Privatised industries pursue short-term objectives rather than long-term social objectives
Prem Sikka is an Emeritus Professor of Accounting at the University of Essex and the University of Sheffield, a Labour member of the House of Lords, and Contributing Editor at Left Foot Forward.
Why is the cost-of-living crisis in the UK worse than most major European countries? A larger proportion of the population lives in poverty and relies upon foodbanks for survival. Pensioners are resorting to riding buses all day just to keep warm.
This is the consequence of disastrous economic policies. Privatisation of publicly owned industries, often monopolies, is one such policy. Whereas governments can control and direct publicly owned industries, its leverage over the private sector is less.

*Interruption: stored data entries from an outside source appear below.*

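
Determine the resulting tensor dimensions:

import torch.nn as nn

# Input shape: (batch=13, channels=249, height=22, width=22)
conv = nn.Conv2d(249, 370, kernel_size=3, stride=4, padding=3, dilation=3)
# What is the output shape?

Input shape: (13, 249, 22, 22)
Output shape: (13, 370, 6, 6)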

Profiteering by former publicly owned gas and electricity industries is a major reason for high energy prices and inflation, and a cost-of-living crisis.
In the 1970s, the UK won nature’s lottery in the form of oil and gas reserves in the North Sea. In 1975, the Labour government formed the British National Oil Corporation, which subsequently became Britoil, to manage the nature’s gift and ensure that profits went primarily to the public purse.
In November 1982, the Conservative government privatised Britoil and handed control of the North Sea oil and gas to corporations who have made mega profits ever since. Since 2010, energy firms have paid £200bn in dividends and share buybacks to shareholders, and the North Sea largesse has been a major factor.
This year, gas and electricity prices have already risen by an average of 54% and another 40% rise is expected later this year. The cost of producing energy has hardly changed but the selling price hasn’t, enabling energy companies to make massive profits. The government has made attempt to control profiteering.
This week, BP announced that its profits for the first three months of year have doubled to $6.2bn (£5bn). It will hand $2.5bn to shareholders through a share buyback programme. For the same period, Shell tripled its profits to $9.1bn (£7.3bn). It has handed $5.4bn to shareholders and will use another $4.5bn in share buybacks. In the absence of privatisation, some of the profits and dividends would have accrued to the public and could have been used to manage the cost-of-living crisis.
In sharp contrast, the French government has capped energy price rises at 4%. It controls energy companies and can therefore direct them to pursue national rather than private interests. Électricité de France (EDF) is 85% owned by the French government and is being used to check domestic energy prices. Its UK subsidiary EDF Energy supplies gas and electricity to around 6 million customers but is not subject to UK government control. At the direction of the French government, EDF profits in the UK are being used to subsidise the French households.
Privatised industries pursue short-term objectives rather than long-term social objectives. British Gas was privatised in 1986. Its current owners Centrica have sought to increase profits by reducing gas storage facilities. The UK has just nine terawatt hours of stored gas reserves, compared to 168 in Italy and 151 in Germany. This is equivalent to around 2% of the UK demand, compared to 25%-37% in major European countries. Inevitably, the UK population is exposed to greater price uncertainty, resulting in higher household bills.
Royal Mail was privatised in 2014. In 2021, it announced operating profit of £700m, more than double the previous year’s £325m. The price is paid by normal people.
In 2013, the price of the first and the second-class postage stamps was 60p and 50p respectively. Today, it is 95p and 68p, an increase of 58% and 36%. How has many people’s income increased at the same rate?
Over 100 companies are involved in running the privatised railway system, resulting in duplication of administration and higher costs. Train companies continue to receive public subsidies. In 2020-21, they received £16.9bn of public funding. In the five years to 2020, train companies handed £1.3bn to shareholders. In 2021, at the height of the pandemic, train companies paid out another £1bn in dividends. Just before Covid, Britons were paying 54p per mile to use the rail network, making it the second-most expensive nation in Europe for rail travel.
England’s privatised water companies continue to discharge raw sewage into rivers. Since privatisation, in 1989, water bills have increased by more than 40% in real terms.
In 2018, Environment Secretary Michael Gove said that water companies
“have shielded themselves from scrutiny, hidden behind complex financial structures, avoided paying taxes, have rewarded the already well-off, kept charges higher than they needed to be and allowed leaks, pollution and other failures to persist for far too long … there has been no investment in new nationally significant supply infrastructure, such as major reservoirs, since privatisation”.
Little has changed. During the last 11 years, water companies paid £16.8bn in dividends and executive pay has soared.
The above has provided a brief glimpse of the damage done by obsession with privatisation of energy, transport, mail, and water. Profiteering has fuelled inflation, culminating in a cost-of-living crisis for millions, even before the current headlines. Profits siphoned off by shareholders could have been used to build infrastructure and mitigate the cost-of-living-crisis. Successive governments have done little to check profiteering. There is little consideration of the long-term consequences or impact upon the masses. Essential industries need to be brought back into public ownership.